What Lykke Li Is Doing in a Vampire Movie
Youth Novels hit me at exactly the right moment, which is the only way a record really hits you. Lykke Li was twenty-one, Swedish, and making something that felt simultaneously ancient and invented from scratch—sad pop with actual weight behind it, the kind of album you put on at two in the morning and then sit there wondering what just happened to you. It’s been in my head ever since, and the wait for whatever came next had the specific anxiety of someone who knows the follow-up might ruin everything.
Then the announcement came: she’d contributed a track to the New Moon soundtrack. The Twilight sequel. My feelings about this were complicated in the way that only truly trivial things can be genuinely complicated.
I don’t have a particular problem with depressive pale vampires replacing whatever the previous teenage obsession was. What I’ve always had a problem with is dark forests in movies—that specific visual grammar of dread and murky cinematography. The Blair Witch Project gave me this problem. Wrong Turn confirmed it. Dark forests are where interesting things go to become unpleasant, and here was Lykke Li, apparently standing in one.

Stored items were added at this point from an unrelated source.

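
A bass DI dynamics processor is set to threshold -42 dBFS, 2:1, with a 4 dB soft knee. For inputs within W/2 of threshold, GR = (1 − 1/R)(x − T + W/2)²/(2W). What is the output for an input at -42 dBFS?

x − T + W/2 = -42 − (-42) + 2 = 2.
GR = (1 − 1/2) × 2² / 8 = 0.5 × 4 / 8 = 0.25 dB.
Output = -42 − 0.25 = -42.25 dBFS.

-42.25 dBFS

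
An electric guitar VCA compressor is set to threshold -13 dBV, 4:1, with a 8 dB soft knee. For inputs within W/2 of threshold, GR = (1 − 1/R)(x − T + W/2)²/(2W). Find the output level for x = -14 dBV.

-14.421875 dBV

x − T + W/2 = -14 − (-13) + 4 = 3.
GR = (1 − 1/4) × 3² / 16 = 0.75 × 9 / 16 = 0.421875 dB.
Output = -14 − 0.421875 = -14.421875 dBV.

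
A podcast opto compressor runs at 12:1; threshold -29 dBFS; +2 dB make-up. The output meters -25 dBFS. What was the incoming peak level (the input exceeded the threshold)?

Stripping the +2 dB make-up gives -27 dBFS at the gain stage.
That's 2 dB above the -29 dBFS threshold.
Undo the ratio: input overshoot = 2 × 12 = 24 dB, giving input = -5 dBFS.

-5 dBFS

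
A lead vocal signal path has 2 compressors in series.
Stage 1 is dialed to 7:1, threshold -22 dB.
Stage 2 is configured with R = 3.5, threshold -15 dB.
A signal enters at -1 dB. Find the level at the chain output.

-19 dB

Stage 1: -1 dB is 21 dB over -22 dB; at 7:1 that becomes 3 dB over, giving -19 dB.
Stage 2: -19 dB ≤ -15 dB, so stage 2 doesn't engage; output -19 dB.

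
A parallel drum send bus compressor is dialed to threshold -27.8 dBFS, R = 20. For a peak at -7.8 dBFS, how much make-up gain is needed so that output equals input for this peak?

19 dB

Without make-up, output = threshold + overshoot/20 = -27.8 + 1 = -26.8 dBFS.
Gap to target: 19 dB.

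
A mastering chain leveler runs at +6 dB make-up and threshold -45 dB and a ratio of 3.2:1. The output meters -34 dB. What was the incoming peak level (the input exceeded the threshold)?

Stripping the +6 dB make-up gives -40 dB at the gain stage.
Post-compression overshoot = -40 − (-45) = 5 dB.
Input overshoot = R × output overshoot = 16 dB → input = -45 + 16 = -29 dB.

-29 dB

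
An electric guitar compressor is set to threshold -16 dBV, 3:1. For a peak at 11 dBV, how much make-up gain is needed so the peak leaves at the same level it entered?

18 dB

The peak compresses to -16 + 27/3 = -7 dBV.
To reach 11 dBV requires 11 − (-7) = 18 dB of make-up.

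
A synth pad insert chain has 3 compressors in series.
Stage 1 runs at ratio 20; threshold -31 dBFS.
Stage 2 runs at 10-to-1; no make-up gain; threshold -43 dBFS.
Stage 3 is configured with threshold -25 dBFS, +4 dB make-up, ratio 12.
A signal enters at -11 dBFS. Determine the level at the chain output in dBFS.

Stage 1: 20 dB above -31 dBFS, reduced 20:1 to 1 dB above → -30 dBFS.
Stage 2: -30 dBFS is 13 dB over -43 dBFS; at 10:1 that becomes 1.3 dB over, giving -41.7 dBFS.
Stage 3: -41.7 dBFS is at or below the -25 dBFS threshold — no compression; make-up brings it to -37.7 dBFS.

-37.7 dBFS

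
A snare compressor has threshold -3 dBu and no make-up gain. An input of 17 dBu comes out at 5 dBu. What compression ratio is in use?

Input overshoot = 17 − (-3) = 20 dB; output overshoot = 5 − (-3) = 8 dB.
Ratio = 20 / 8 = 2.5.

2.5:1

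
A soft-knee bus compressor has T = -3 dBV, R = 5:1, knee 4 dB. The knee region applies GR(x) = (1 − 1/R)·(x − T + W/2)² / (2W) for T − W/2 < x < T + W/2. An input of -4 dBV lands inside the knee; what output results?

-4.1 dBV

x − T + W/2 = -4 − (-3) + 2 = 1.
GR = (1 − 1/5) × 1² / 8 = 0.8 × 1 / 8 = 0.1 dB.
Output = -4 − 0.1 = -4.1 dBV.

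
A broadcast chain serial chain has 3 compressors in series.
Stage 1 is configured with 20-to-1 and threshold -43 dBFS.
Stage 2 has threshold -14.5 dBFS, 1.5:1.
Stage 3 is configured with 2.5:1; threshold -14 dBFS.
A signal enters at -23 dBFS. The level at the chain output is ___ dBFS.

Stage 1: 20 dB above -43 dBFS, reduced 20:1 to 1 dB above → -42 dBFS.
Stage 2: -42 dBFS ≤ -14.5 dBFS, so stage 2 doesn't engage; output -42 dBFS.
Stage 3: below threshold (-42 ≤ -14); passes unchanged; output -42 dBFS.

-42 dBFS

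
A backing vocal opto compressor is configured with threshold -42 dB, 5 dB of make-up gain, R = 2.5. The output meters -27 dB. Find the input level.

-17 dB

Remove make-up: -27 − 5 = -32 dB.
The compressed level sits -32 − (-42) = 10 dB over threshold.
Input overshoot = R × output overshoot = 25 dB → input = -42 + 25 = -17 dB.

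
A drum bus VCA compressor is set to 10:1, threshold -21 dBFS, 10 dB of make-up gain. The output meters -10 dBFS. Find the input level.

Remove make-up: -10 − 10 = -20 dBFS.
That's 1 dB above the -21 dBFS threshold.
Undo the ratio: input overshoot = 1 × 10 = 10 dB, giving input = -11 dBFS.

-11 dBFS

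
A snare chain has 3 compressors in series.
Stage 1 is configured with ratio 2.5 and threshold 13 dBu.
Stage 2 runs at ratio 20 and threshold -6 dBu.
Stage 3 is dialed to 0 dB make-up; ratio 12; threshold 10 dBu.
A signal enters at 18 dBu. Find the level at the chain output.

Stage 1: 18 dBu is 5 dB over 13 dBu; at 2.5:1 that becomes 2 dB over, giving 15 dBu.
Stage 2: overshoot 21 dB → 21/20 = 1.05 dB → -4.95 dBu.
Stage 3: below threshold (-4.95 ≤ 10); passes unchanged; output -4.95 dBu.

-4.95 dBu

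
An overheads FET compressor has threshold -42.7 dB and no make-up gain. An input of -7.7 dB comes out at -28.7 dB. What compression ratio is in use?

2.5:1

Input overshoot = -7.7 − (-42.7) = 35 dB; output overshoot = -28.7 − (-42.7) = 14 dB.
Ratio = 35 / 14 = 2.5.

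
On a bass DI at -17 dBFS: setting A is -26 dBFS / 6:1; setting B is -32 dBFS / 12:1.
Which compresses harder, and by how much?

A: 9 dB over, compressed to 1.5 dB over, so 7.5 dB of GR.
B: 15 dB over, compressed to 1.25 dB over, so 13.75 dB of GR.
B applies 6.25 dB more gain reduction.

B, by 6.25 dB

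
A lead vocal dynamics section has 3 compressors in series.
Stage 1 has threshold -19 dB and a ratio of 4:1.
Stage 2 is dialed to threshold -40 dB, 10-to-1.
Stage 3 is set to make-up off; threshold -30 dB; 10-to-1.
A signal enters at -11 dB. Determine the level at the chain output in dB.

Stage 1: overshoot 8 dB → 8/4 = 2 dB → -17 dB.
Stage 2: overshoot 23 dB → 23/10 = 2.3 dB → -37.7 dB.
Stage 3: -37.7 dB ≤ -30 dB, so stage 3 doesn't engage; output -37.7 dB.

-37.7 dB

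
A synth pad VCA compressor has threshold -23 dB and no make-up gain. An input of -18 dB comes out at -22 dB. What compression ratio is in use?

5:1

Input overshoot = -18 − (-23) = 5 dB; output overshoot = -22 − (-23) = 1 dB.
Ratio = 5 / 1 = 5.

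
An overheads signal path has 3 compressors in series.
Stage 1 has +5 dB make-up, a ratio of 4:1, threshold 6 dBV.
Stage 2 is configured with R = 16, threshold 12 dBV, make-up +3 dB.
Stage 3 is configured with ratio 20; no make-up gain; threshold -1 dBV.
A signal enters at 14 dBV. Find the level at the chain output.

Stage 1: overshoot 8 dB → 8/4 = 2 dB → 8 dBV; +5 dB make-up → 13 dBV.
Stage 2: overshoot 1 dB → 1/16 = 0.0625 dB → 12.0625 dBV; +3 dB make-up → 15.0625 dBV.
Stage 3: 16.0625 dB above -1 dBV, reduced 20:1 to 0.803125 dB above → -0.196875 dBV.

-0.196875 dBV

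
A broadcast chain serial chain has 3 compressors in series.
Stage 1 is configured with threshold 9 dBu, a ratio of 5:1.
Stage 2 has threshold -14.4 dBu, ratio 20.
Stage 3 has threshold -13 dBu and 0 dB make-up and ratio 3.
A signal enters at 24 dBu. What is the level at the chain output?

Stage 1: overshoot 15 dB → 15/5 = 3 dB → 12 dBu.
Stage 2: overshoot 26.4 dB → 26.4/20 = 1.32 dB → -13.08 dBu.
Stage 3: -13.08 dBu is at or below the -13 dBu threshold — no compression; output -13.08 dBu.

-13.08 dBu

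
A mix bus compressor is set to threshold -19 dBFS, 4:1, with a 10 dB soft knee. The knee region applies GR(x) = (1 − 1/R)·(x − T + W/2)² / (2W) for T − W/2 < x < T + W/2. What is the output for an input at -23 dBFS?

x − T + W/2 = -23 − (-19) + 5 = 1.
GR = (1 − 1/4) × 1² / 20 = 0.75 × 1 / 20 = 0.0375 dB.
Output = -23 − 0.0375 = -23.0375 dBFS.

-23.0375 dBFS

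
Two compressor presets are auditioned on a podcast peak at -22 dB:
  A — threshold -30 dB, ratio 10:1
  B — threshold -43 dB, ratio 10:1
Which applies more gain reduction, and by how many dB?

A: overshoot 8 dB → output overshoot 0.8 dB → GR 7.2 dB.
B: overshoot 21 dB → output overshoot 2.1 dB → GR 18.9 dB.
B reduces 11.7 dB more.

B, by 11.7 dB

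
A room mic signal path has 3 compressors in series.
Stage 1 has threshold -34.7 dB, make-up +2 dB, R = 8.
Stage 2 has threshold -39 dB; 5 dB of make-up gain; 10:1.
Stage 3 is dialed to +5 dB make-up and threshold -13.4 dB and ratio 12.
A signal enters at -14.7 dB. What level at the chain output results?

Stage 1: 20 dB above -34.7 dB, reduced 8:1 to 2.5 dB above → -32.2 dB; +2 dB make-up → -30.2 dB.
Stage 2: -30.2 dB is 8.8 dB over -39 dB; at 10:1 that becomes 0.88 dB over, giving -38.12 dB; +5 dB make-up → -33.12 dB.
Stage 3: -33.12 dB ≤ -13.4 dB, so stage 3 doesn't engage; make-up brings it to -28.12 dB.

-28.12 dB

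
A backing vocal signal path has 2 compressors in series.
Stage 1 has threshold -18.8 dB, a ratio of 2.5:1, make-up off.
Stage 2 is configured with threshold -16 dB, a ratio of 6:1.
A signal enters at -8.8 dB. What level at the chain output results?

-15.8 dB

Stage 1: -8.8 dB is 10 dB over -18.8 dB; at 2.5:1 that becomes 4 dB over, giving -14.8 dB.
Stage 2: -14.8 dB is 1.2 dB over -16 dB; at 6:1 that becomes 0.2 dB over, giving -15.8 dB.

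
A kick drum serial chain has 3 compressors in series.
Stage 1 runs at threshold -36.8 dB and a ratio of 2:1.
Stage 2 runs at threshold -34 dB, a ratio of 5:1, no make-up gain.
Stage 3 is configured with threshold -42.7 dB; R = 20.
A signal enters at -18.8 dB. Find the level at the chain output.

-42.203 dB

Stage 1: -18.8 dB is 18 dB over -36.8 dB; at 2:1 that becomes 9 dB over, giving -27.8 dB.
Stage 2: overshoot 6.2 dB → 6.2/5 = 1.24 dB → -32.76 dB.
Stage 3: overshoot 9.94 dB → 9.94/20 = 0.497 dB → -42.203 dB.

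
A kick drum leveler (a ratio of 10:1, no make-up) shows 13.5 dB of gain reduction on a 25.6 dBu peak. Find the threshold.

Let T be the threshold. Output overshoot = (input overshoot)/R, so 12.1 − T = (25.6 − T)/10.
10·(12.1 − T) = 25.6 − T → 9·T = 121 − 25.6 = 95.4.
T = 95.4/9 = 10.6 dBu.

10.6 dBu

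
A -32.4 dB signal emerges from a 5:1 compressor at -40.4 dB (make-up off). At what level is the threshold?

Gain reduction = -32.4 − (-40.4) = 8 dB; output overshoot = GR / (R − 1) = 8 / 4 = 2 dB.
Threshold = output − output overshoot = -40.4 − 2 = -42.4 dB.

-42.4 dB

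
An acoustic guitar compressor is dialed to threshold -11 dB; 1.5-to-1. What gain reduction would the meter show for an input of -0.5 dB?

The signal is 10.5 dB above threshold.
At 1.5:1, output sits 10.5/1.5 = 7 dB above threshold.
GR = overshoot in − overshoot out = 10.5 − 7 = 3.5 dB.

3.5 dB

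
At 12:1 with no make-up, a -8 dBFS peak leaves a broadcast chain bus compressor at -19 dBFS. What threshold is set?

Gain reduction = -8 − (-19) = 11 dB; output overshoot = GR / (R − 1) = 11 / 11 = 1 dB.
Threshold = output − output overshoot = -19 − 1 = -20 dBFS.

-20 dBFS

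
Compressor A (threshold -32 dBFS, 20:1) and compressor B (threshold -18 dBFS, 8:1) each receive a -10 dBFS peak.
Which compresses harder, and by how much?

A, by 13.9 dB

A: 22 dB over, compressed to 1.1 dB over, so 20.9 dB of GR.
B: 8 dB over, compressed to 1 dB over, so 7 dB of GR.
A applies 13.9 dB more gain reduction.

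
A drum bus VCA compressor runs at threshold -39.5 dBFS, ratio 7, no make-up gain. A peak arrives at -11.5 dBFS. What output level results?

-35.5 dBFS

The input is 28 dB above the -39.5 dBFS threshold.
7:1 compression reduces that to 28/7 = 4 dB over.
That puts the output at -35.5 dBFS.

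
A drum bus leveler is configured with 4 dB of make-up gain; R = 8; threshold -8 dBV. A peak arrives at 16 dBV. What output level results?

Overshoot: 16 − (-8) = 24 dB.
The 24 dB excess becomes 3 dB after 8:1 reduction.
Output = -8 + 3 = -5 dBV; make-up adds 4 dB, giving -1 dBV.

-1 dBV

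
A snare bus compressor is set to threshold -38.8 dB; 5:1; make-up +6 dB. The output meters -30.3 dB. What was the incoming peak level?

-26.3 dB

Stripping the +6 dB make-up gives -36.3 dB at the gain stage.
The compressed level sits -36.3 − (-38.8) = 2.5 dB over threshold.
Before 5:1 compression the overshoot was 2.5 × 5 = 12.5 dB, so input = -38.8 + 12.5 = -26.3 dB.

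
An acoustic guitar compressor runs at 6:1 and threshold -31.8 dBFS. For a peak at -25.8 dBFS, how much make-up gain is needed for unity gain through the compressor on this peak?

The peak compresses to -31.8 + 6/6 = -30.8 dBFS.
To reach -25.8 dBFS requires -25.8 − (-30.8) = 5 dB of make-up.

5 dB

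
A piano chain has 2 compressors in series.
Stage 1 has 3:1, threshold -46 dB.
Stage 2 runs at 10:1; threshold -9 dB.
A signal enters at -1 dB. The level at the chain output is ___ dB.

Stage 1: 45 dB above -46 dB, reduced 3:1 to 15 dB above → -31 dB.
Stage 2: -31 dB ≤ -9 dB, so stage 2 doesn't engage; output -31 dB.

-31 dB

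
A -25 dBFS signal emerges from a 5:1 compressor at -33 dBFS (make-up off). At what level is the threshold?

Gain reduction = -25 − (-33) = 8 dB; output overshoot = GR / (R − 1) = 8 / 4 = 2 dB.
Threshold = output − output overshoot = -33 − 2 = -35 dBFS.

-35 dBFS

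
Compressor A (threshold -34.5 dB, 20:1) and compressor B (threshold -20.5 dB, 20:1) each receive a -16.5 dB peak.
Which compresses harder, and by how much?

A, by 13.3 dB

A: overshoot 18 dB → output overshoot 0.9 dB → GR 17.1 dB.
B: overshoot 4 dB → output overshoot 0.2 dB → GR 3.8 dB.
A applies 13.3 dB more gain reduction.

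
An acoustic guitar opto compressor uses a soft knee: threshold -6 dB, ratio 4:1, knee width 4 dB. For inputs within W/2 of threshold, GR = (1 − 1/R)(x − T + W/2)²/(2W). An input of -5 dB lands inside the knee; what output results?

x − T + W/2 = -5 − (-6) + 2 = 3.
GR = (1 − 1/4) × 3² / 8 = 0.75 × 9 / 8 = 0.84375 dB.
Output = -5 − 0.84375 = -5.84375 dB.

-5.84375 dB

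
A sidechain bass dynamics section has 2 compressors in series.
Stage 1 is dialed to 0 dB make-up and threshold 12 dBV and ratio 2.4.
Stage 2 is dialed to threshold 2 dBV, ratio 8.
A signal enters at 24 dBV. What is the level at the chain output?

Stage 1: 12 dB above 12 dBV, reduced 2.4:1 to 5 dB above → 17 dBV.
Stage 2: 17 dBV is 15 dB over 2 dBV; at 8:1 that becomes 1.875 dB over, giving 3.875 dBV.

3.875 dBV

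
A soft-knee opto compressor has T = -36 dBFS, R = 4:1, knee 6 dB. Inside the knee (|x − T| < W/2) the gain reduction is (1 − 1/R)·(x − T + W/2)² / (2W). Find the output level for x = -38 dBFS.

x − T + W/2 = -38 − (-36) + 3 = 1.
GR = (1 − 1/4) × 1² / 12 = 0.75 × 1 / 12 = 0.0625 dB.
Output = -38 − 0.0625 = -38.0625 dBFS.

-38.0625 dBFS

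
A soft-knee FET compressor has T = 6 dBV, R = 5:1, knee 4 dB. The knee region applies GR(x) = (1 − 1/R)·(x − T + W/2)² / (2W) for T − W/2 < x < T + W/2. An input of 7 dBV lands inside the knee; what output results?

6.1 dBV

x − T + W/2 = 7 − 6 + 2 = 3.
GR = (1 − 1/5) × 3² / 8 = 0.8 × 9 / 8 = 0.9 dB.
Output = 7 − 0.9 = 6.1 dBV.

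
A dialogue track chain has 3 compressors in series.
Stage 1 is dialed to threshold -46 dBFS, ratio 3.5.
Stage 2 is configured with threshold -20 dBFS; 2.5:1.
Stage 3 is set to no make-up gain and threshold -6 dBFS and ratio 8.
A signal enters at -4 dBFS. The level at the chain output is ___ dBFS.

-34 dBFS

Stage 1: 42 dB above -46 dBFS, reduced 3.5:1 to 12 dB above → -34 dBFS.
Stage 2: -34 dBFS is at or below the -20 dBFS threshold — no compression; output -34 dBFS.
Stage 3: below threshold (-34 ≤ -6); passes unchanged; output -34 dBFS.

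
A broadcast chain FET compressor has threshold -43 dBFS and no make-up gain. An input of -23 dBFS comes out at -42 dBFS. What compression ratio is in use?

Input overshoot = -23 − (-43) = 20 dB; output overshoot = -42 − (-43) = 1 dB.
Ratio = 20 / 1 = 20.

20:1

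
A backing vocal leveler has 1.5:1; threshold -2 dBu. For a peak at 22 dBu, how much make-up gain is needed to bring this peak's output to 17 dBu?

3 dB

The peak compresses to -2 + 24/1.5 = 14 dBu.
To reach 17 dBu requires 17 − 14 = 3 dB of make-up.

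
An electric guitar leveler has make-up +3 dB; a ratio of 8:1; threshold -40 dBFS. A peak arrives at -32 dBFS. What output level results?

-36 dBFS

Overshoot: -32 − (-40) = 8 dB.
At 8:1 the overshoot is divided by 8, leaving 1 dB above threshold.
So the level is -40 + 1 = -39 dBFS; make-up adds 3 dB, giving -36 dBFS.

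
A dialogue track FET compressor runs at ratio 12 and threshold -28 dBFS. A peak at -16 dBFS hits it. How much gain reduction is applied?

Overshoot = -16 − (-28) = 12 dB.
A 12:1 ratio leaves 1 dB of that excess.
So the signal is attenuated by 12 − 1 = 11 dB.

11 dB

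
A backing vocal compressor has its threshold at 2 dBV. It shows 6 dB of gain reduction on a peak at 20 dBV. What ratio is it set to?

1.5:1

Input overshoot = 20 − 2 = 18 dB.
Output overshoot = 18 − 6 = 12 dB.
Ratio = input overshoot / output overshoot = 18 / 12 = 1.5.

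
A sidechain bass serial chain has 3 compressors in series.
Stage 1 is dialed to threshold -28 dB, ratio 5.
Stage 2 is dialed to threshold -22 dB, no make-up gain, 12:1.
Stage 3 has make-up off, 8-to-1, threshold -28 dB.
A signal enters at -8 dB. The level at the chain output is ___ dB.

-27.5 dB

Stage 1: -8 dB is 20 dB over -28 dB; at 5:1 that becomes 4 dB over, giving -24 dB.
Stage 2: -24 dB ≤ -22 dB, so stage 2 doesn't engage; output -24 dB.
Stage 3: -24 dB is 4 dB over -28 dB; at 8:1 that becomes 0.5 dB over, giving -27.5 dB.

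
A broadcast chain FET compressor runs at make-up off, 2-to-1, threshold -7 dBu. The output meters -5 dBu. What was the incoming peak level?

The compressed level sits -5 − (-7) = 2 dB over threshold.
Undo the ratio: input overshoot = 2 × 2 = 4 dB, giving input = -3 dBu.

-3 dBu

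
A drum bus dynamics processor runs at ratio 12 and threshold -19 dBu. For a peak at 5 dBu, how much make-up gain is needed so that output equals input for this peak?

Without make-up, output = threshold + overshoot/12 = -19 + 2 = -17 dBu.
Gap to target: 22 dB.

22 dB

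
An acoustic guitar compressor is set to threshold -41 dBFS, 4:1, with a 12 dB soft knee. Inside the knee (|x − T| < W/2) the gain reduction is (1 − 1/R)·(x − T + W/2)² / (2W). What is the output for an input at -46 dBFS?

x − T + W/2 = -46 − (-41) + 6 = 1.
GR = (1 − 1/4) × 1² / 24 = 0.75 × 1 / 24 = 0.03125 dB.
Output = -46 − 0.03125 = -46.03125 dBFS.

-46.03125 dBFS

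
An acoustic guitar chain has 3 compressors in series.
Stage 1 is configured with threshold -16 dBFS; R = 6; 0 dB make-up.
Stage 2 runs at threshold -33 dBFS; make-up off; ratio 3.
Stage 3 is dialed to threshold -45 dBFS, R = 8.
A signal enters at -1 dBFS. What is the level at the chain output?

Stage 1: overshoot 15 dB → 15/6 = 2.5 dB → -13.5 dBFS.
Stage 2: -13.5 dBFS is 19.5 dB over -33 dBFS; at 3:1 that becomes 6.5 dB over, giving -26.5 dBFS.
Stage 3: overshoot 18.5 dB → 18.5/8 = 2.3125 dB → -42.6875 dBFS.

-42.6875 dBFS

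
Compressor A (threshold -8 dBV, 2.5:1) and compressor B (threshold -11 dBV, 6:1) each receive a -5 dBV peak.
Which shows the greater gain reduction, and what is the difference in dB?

A: 3 dB over, compressed to 1.2 dB over, so 1.8 dB of GR.
B: 6 dB over, compressed to 1 dB over, so 5 dB of GR.
B reduces 3.2 dB more.

B, by 3.2 dB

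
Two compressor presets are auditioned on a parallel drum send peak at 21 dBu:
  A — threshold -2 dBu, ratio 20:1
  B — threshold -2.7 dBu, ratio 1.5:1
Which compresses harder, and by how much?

A, by 13.95 dB

A: 23 dB over, compressed to 1.15 dB over, so 21.85 dB of GR.
B: 23.7 dB over, compressed to 15.8 dB over, so 7.9 dB of GR.
Difference: 13.95 dB in favour of A.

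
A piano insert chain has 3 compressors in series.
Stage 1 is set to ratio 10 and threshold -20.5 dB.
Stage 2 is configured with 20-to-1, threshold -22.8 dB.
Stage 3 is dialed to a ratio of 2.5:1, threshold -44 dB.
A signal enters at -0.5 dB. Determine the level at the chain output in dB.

-35.434 dB

Stage 1: overshoot 20 dB → 20/10 = 2 dB → -18.5 dB.
Stage 2: -18.5 dB is 4.3 dB over -22.8 dB; at 20:1 that becomes 0.215 dB over, giving -22.585 dB.
Stage 3: -22.585 dB is 21.415 dB over -44 dB; at 2.5:1 that becomes 8.566 dB over, giving -35.434 dB.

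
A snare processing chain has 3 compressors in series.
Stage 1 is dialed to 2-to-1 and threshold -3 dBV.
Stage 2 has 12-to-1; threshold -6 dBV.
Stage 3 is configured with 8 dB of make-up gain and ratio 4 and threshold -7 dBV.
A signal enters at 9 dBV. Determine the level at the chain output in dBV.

1.4375 dBV

Stage 1: 12 dB above -3 dBV, reduced 2:1 to 6 dB above → 3 dBV.
Stage 2: 9 dB above -6 dBV, reduced 12:1 to 0.75 dB above → -5.25 dBV.
Stage 3: -5.25 dBV is 1.75 dB over -7 dBV; at 4:1 that becomes 0.4375 dB over, giving -6.5625 dBV; +8 dB make-up → 1.4375 dBV.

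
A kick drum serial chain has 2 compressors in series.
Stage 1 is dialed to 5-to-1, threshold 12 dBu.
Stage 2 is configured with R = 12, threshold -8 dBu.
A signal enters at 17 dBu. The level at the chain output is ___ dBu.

-6.25 dBu

Stage 1: overshoot 5 dB → 5/5 = 1 dB → 13 dBu.
Stage 2: 21 dB above -8 dBu, reduced 12:1 to 1.75 dB above → -6.25 dBu.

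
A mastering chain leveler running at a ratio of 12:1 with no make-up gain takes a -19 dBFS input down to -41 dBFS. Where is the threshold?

-43 dBFS

Gain reduction = -19 − (-41) = 22 dB; output overshoot = GR / (R − 1) = 22 / 11 = 2 dB.
Threshold = output − output overshoot = -41 − 2 = -43 dBFS.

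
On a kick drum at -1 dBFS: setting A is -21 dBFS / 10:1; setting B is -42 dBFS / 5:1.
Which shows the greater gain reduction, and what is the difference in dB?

A: GR = 20 − 20/10 = 18 dB.
B: GR = 41 − 41/5 = 32.8 dB.
Difference: 14.8 dB in favour of B.

B, by 14.8 dB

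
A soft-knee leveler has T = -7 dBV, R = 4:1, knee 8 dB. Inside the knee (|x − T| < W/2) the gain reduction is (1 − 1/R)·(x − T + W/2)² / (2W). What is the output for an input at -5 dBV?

x − T + W/2 = -5 − (-7) + 4 = 6.
GR = (1 − 1/4) × 6² / 16 = 0.75 × 36 / 16 = 1.6875 dB.
Output = -5 − 1.6875 = -6.6875 dBV.

-6.6875 dBV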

Except the song, "Possibility," is extraordinary. Slow, suffocating, and completely honest about the grey aftermath of love gone wrong—not dramatic loss, just the dead weight of realizing you’ve broken something that can’t be fixed. It made the rest of the soundtrack—The Killers, Death Cab for Cutie, the Editors—feel like a reasonable justification for the whole exercise. Even if you’ve never once cared about vampires. Even if you never will.